Düsseldorf. . NRZ-Landeskorrespondent Theo Schumacher erinnert sich an seine erste Landtagswahl 1995 – als die SPD die absolute Mehrheit verlor und erstmals mit den Grünen einen Koalitionsvertrag aushandeln musste.
46 Prozent? Selbst unerschütterlichen Parteigängern kommen bei dieser Zahl wohl eher Gedanken an ihren Lieblings-Whisky oder ihr künftiges Rentenniveau - die Hoffnung auf ein hochprozentiges Wahlergebnis verbindet damit niemand mehr. Man ist bescheiden geworden. 46 Prozent: Was heute, knapp ein Jahr vor der Landtagswahl in Nordrhein-Westfalen, als utopisch gilt und ungläubige Jubelstürme unter Wahlkämpfern auslösen würde, stürzte die SPD vor 21 Jahren in tiefe Depression, in eine Sinnkrise. Theo Schumacher, langjähriger Korrespondent der NRZ in Düsseldorf, erinnert sich an „seine“ erste Landtagswahl, als die absolute Mehrheit in NRW verloren ging. Wahrscheinlich für alle Zeiten.
Es geht schon auf Mitternacht zu in der Villa Horion, als von oben Geräusche zu vernehmen sind. Stundenlang haben sie hinter verschlossenen Türen in der ersten Etage des Dienstsitzes von Johannes Rau beraten. Wieder und wieder haben Wolfgang Clement und SPD-Chef Rudolf Scharping auf den zerknirschten Ministerpräsidenten eingeredet. Rau zögert, er will hinwerfen, so wird kolportiert. Reichlich Pils ist geflossen, aber jetzt steht die Entscheidung. Als Rau, begleitet von seiner Frau Christina, mit leicht schwankendem Gang die Treppe herunterkommt, wortlos vorbei an den wartenden Journalisten, ist uns sofort klar: er wird es machen.

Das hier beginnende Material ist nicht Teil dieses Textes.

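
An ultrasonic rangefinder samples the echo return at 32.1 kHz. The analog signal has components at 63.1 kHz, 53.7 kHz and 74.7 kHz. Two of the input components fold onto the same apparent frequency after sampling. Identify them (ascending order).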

Es, das ist für die seit 15 Jahren mit satter absoluter Mehrheit an Rhein und Ruhr regierende SPD das Unvorstellbare: eine Koalition mit den Grünen. „Lieber ein Haus im Grünen als die Grünen im Haus“, hat Rau im Wahlkampf solche Gedankenspiele auf seine typische Art abgetan, und nach Schließung der Wahllokale an diesem 14. Mai 1995 sieht es zunächst auch so aus, als habe es für die Genossen noch einmal gereicht, wenn auch mit hauchdünnem Vorsprung. Doch dann, gerade als der vermeintlich absolute Rau im Landtag vor die Medien treten will, zerstört eine neue Hochrechnung jede Hoffnung auf weitere Alleinherrschaft. Mit 10 Prozent verdoppeln die Grünen ihr Resultat von 1990 und zwingen die SPD in eine Koalition. „Wir brauchen kein fünftes Rad am Wagen“, hat die SPD zuvor plakatiert. Vergeblich.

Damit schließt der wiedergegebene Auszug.